19238

JAX, M.D.: End-to-End Differentiable, Hardware Accelerated, Molecular Dynamics in Pure Python

Samuel S. Schoenholz, Ekin D. Cubuk
Google Brain
arXiv:1912.04232 [physics.comp-ph], (9 Dec 2019)

@misc{schoenholz2019jax,

   title={JAX, M.D.: End-to-End Differentiable, Hardware Accelerated, Molecular Dynamics in Pure Python},

   author={Samuel S. Schoenholz and Ekin D. Cubuk},

   year={2019},

   eprint={1912.04232},

   archivePrefix={arXiv},

   primaryClass={physics.comp-ph}

}

A large fraction of computational science involves simulating the dynamics of particles that interact via pairwise or many-body interactions. These simulations, called Molecular Dynamics (MD), span a vast range of subjects from physics and materials science to biochemistry and drug discovery. Most MD software involves significant use of handwritten derivatives and code reuse across C++, FORTRAN, and CUDA. This is reminiscent of the state of machine learning before automatic differentiation became popular. In this work we bring the substantial advances in software that have taken place in machine learning to MD with JAX, M.D. (JAX MD). JAX MD is an end-to-end differentiable MD package written entirely in Python that can be just-in-time compiled to CPU, GPU, or TPU. JAX MD allows researchers to iterate extremely quickly and lets researchers easily incorporate machine learning models into their workflows.
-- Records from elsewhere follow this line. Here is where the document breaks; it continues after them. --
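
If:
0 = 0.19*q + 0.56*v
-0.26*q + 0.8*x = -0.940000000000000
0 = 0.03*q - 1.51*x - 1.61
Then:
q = 0.36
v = -0.12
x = -1.06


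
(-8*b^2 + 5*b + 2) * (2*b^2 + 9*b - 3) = -16*b^4 - 62*b^3 + 73*b^2 + 3*b - 6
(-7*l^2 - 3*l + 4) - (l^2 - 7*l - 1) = -8*l^2 + 4*l + 5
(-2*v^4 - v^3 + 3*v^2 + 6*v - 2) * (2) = -4*v^4 - 2*v^3 + 6*v^2 + 12*v - 4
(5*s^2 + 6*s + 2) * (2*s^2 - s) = 10*s^4 + 7*s^3 - 2*s^2 - 2*s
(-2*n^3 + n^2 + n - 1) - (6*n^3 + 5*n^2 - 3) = -8*n^3 - 4*n^2 + n + 2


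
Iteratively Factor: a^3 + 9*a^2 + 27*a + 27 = (a + 3)*(a^2 + 6*a + 9) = (a + 3)^2*(a + 3)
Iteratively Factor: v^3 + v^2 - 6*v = (v)*(v^2 + v - 6) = v*(v + 3)*(v - 2)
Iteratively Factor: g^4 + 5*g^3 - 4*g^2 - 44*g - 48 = (g + 2)*(g^3 + 3*g^2 - 10*g - 24) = (g + 2)*(g + 4)*(g^2 - g - 6) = (g - 3)*(g + 2)*(g + 4)*(g + 2)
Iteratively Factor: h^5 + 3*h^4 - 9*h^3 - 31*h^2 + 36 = (h + 2)*(h^4 + h^3 - 11*h^2 - 9*h + 18) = (h - 3)*(h + 2)*(h^3 + 4*h^2 + h - 6) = (h - 3)*(h + 2)*(h + 3)*(h^2 + h - 2) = (h - 3)*(h - 1)*(h + 2)*(h + 3)*(h + 2)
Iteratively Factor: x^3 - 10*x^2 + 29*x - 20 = (x - 5)*(x^2 - 5*x + 4) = (x - 5)*(x - 1)*(x - 4)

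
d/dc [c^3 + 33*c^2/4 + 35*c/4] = 3*c^2 + 33*c/2 + 35/4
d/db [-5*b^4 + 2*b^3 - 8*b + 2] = -20*b^3 + 6*b^2 - 8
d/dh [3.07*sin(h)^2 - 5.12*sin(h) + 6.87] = (6.14*sin(h) - 5.12)*cos(h)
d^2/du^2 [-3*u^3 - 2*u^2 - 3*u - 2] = -18*u - 4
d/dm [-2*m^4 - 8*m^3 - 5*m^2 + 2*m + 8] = -8*m^3 - 24*m^2 - 10*m + 2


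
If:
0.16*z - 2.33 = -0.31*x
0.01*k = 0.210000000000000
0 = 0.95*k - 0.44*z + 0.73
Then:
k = 21.00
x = -16.74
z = 47.00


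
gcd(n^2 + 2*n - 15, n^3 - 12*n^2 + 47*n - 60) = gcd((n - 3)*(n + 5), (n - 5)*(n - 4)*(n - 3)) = n - 3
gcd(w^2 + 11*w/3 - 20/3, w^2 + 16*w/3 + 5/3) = w + 5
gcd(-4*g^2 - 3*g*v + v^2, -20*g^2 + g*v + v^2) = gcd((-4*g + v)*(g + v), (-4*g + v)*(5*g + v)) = -4*g + v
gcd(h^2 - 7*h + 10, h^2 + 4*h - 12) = h - 2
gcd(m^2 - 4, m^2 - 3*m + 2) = m - 2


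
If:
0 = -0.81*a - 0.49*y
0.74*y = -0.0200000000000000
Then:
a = 0.02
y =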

Finally, since all of the simulation code is written in Python, researchers can have unprecedented flexibility in setting up experiments without having to edit any low-level C++ or CUDA code. In addition to making existing workloads easier, JAX MD allows researchers to take derivatives through whole-simulations as well as seamlessly incorporate neural networks into simulations. This paper explores the architecture of JAX MD and its capabilities through several vignettes. Code is available. We also provide an interactive Colab notebook that goes through all of the experiments discussed in the paper.